Nella notte sono stati diventi alcuni segnali stradali che indicavano le direzioni per la struttura
Persone non identificate, la scorsa notte, a Reggio Calabria, hanno divelto due cartelli segnaletici che indicavano come raggiungere il ‘Museo della ‘ndrangheta’, il centro d’iniziativa culturale promosso dalla Provincia per sensibilizzare le coscienze contro la criminalità organizzata calabrese.
L’atto vandalico è stato denunciato ai carabinieri. Non è la prima volta che i cartelli segnaletici del Museo della ‘ndrangheta sono oggetto di danneggiamenti. Anche in passato ne erano stati divelti alcuni ed in altre occasioni vi erano state tracciate sopra scritte ingiuriose.
Il Museo della ‘ndrangheta, ospitato in un bene confiscato alla cosca Puntorieri, è un’iniziativa che la Provincia di Reggio ha promosso sulla base di un protocollo d’intesa con la Prefettura, la Regione, il Comune e l’Università Mediterranea.

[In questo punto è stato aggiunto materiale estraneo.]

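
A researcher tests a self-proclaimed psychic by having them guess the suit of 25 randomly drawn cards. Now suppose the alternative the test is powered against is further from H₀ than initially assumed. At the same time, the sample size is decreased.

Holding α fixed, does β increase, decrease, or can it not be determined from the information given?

Cannot be determined from the information given.

The first change alone would make β decrease; the second alone would make β increase. Which effect dominates depends on the magnitudes, which are not given.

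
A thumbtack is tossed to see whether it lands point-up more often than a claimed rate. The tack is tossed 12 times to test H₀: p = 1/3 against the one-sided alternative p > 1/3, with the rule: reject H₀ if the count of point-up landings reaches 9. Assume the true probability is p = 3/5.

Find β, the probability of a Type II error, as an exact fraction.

37825328/48828125

A Type II error is failing to reject when Ha holds: with p = 3/5, β = P(X ≤ 8).
Adding the binomial probabilities P(X=0)+…+P(X=8) at p = 3/5 gives 37825328/48828125.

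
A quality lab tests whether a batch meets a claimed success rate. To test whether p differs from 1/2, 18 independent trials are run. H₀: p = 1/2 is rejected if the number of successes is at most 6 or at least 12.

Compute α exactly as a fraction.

The significance level is the null-hypothesis probability of the rejection region {≤6} ∪ {≥12}.
Each tail has probability (1 + 18 + 153 + 816 + 3060 + 8568 + 18564)/262144; doubling gives α = 62360/262144 = 7795/32768.

7795/32768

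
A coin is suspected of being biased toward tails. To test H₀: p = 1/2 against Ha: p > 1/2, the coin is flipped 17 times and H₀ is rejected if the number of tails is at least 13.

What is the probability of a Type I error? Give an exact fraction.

1607/65536

α = P(reject H₀ | H₀ true) = P(S ≥ 13 | p = 1/2), with S ~ Binomial(17, 1/2).
P(S ≥ 13) = [C(17,13) + C(17,14) + C(17,15) + C(17,16) + C(17,17)] / 2^17 = (2380 + 680 + 136 + 17 + 1) / 131072 = 3214/131072 = 1607/65536.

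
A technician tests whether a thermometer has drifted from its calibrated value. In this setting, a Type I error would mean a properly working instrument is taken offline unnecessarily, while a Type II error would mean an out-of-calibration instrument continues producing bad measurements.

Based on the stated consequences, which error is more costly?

The Type II consequence (an out-of-calibration instrument continues producing bad measurements) is more severe than the Type I consequence (a properly working instrument is taken offline unnecessarily).

Type II error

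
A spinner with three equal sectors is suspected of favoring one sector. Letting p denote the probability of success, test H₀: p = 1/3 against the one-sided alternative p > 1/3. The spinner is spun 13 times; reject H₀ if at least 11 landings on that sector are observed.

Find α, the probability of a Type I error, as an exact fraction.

The Type I error probability is α = P(S ≥ 11) computed under H₀, where S ~ Binomial(13, 1/3).
Summing C(13,j)(1/3)^j(2/3)^{13−j} for j = 11,…,13 gives 113/531441.

113/531441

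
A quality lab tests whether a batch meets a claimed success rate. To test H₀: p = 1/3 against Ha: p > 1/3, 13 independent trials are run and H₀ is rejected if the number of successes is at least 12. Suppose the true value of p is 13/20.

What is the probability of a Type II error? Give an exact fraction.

β = P(fail to reject H₀ | Ha true) = P(K ≤ 11 | p = 13/20), K ~ Binomial(13, 13/20).
Summing C(13,j)·(13/20)^j·(7/20)^{13-j} for j = 0..11 gives 9937124893407747/10240000000000000.

9937124893407747/10240000000000000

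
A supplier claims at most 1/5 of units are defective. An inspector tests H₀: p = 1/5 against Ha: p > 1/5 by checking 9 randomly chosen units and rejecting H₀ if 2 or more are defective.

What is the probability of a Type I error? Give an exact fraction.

1101157/1953125

Under H₀, K ~ Binomial(9, 1/5); the Type I error rate is P(K ≥ 2).
Via the complement, α = 1 − Σ_{j=0}^{1} C(9,j)(1/5)^j(4/5)^{9-j} = 1101157/1953125.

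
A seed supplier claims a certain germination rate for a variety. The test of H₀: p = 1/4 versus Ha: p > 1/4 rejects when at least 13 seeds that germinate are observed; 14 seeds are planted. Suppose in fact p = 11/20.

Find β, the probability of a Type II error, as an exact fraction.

β = P(fail to reject H₀ | Ha true) = P(K ≤ 12 | p = 11/20), K ~ Binomial(14, 11/20).
Equivalently, β = 1 − P(K ≥ 13) = 1633670388436281453/1638400000000000000.

1633670388436281453/1638400000000000000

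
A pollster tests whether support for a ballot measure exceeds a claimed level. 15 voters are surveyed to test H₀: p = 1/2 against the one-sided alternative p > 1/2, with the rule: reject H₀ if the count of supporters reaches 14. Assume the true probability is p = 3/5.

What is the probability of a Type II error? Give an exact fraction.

Under the alternative p = 3/5, X ~ Binomial(15, 3/5); β is the probability the test does not reject, P(X < 14).
Equivalently, β = 1 − P(X ≥ 14) = 30359740148/30517578125.

30359740148/30517578125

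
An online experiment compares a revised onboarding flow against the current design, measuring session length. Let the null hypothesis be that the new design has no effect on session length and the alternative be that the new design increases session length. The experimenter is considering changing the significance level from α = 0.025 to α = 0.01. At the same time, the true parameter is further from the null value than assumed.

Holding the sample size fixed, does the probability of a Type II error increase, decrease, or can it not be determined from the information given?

Cannot be determined from the information given.

The first change alone would make β increase; the second alone would make β decrease. Which effect dominates depends on the magnitudes, which are not given.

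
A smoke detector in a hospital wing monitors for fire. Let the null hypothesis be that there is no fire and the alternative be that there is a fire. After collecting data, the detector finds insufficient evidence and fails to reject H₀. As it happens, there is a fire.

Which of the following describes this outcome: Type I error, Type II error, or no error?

H₀ was not rejected, but H₀ is actually false.
Failing to reject a false null hypothesis is a Type II error (false negative).

Type II error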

-Non mi sorprendo per questi episodi – ha detto all’ANSA l’assessore provinciale alle Politiche sociali, Attilio Tucci – perchè ero e sono consapevole che, istituendo il Museo della ‘ndrangheta, avremmo incontrato questo tipo di resistenze. Reggio Calabria sta vivendo una fase importante nella lotta contro la criminalità organizzata ed anche iniziative come la nostra possono contribuire a sensibilizzare le coscienze su queste problematiche e sulla necessita’ di contrastare il crimine organizzato.
Questi episodi dimostrano che anche iniziative come la nostra danno fastidio alla criminalità organizzata, che vuole mantenere il controllo del territorio anche attraverso la repressione della coscienza civica collettiva. Un fastidio cui, sicuramente, contribuisce anche il fatto che il Museo della ‘ndrangheta è ospitato in un immobile confiscato ad una cosca-.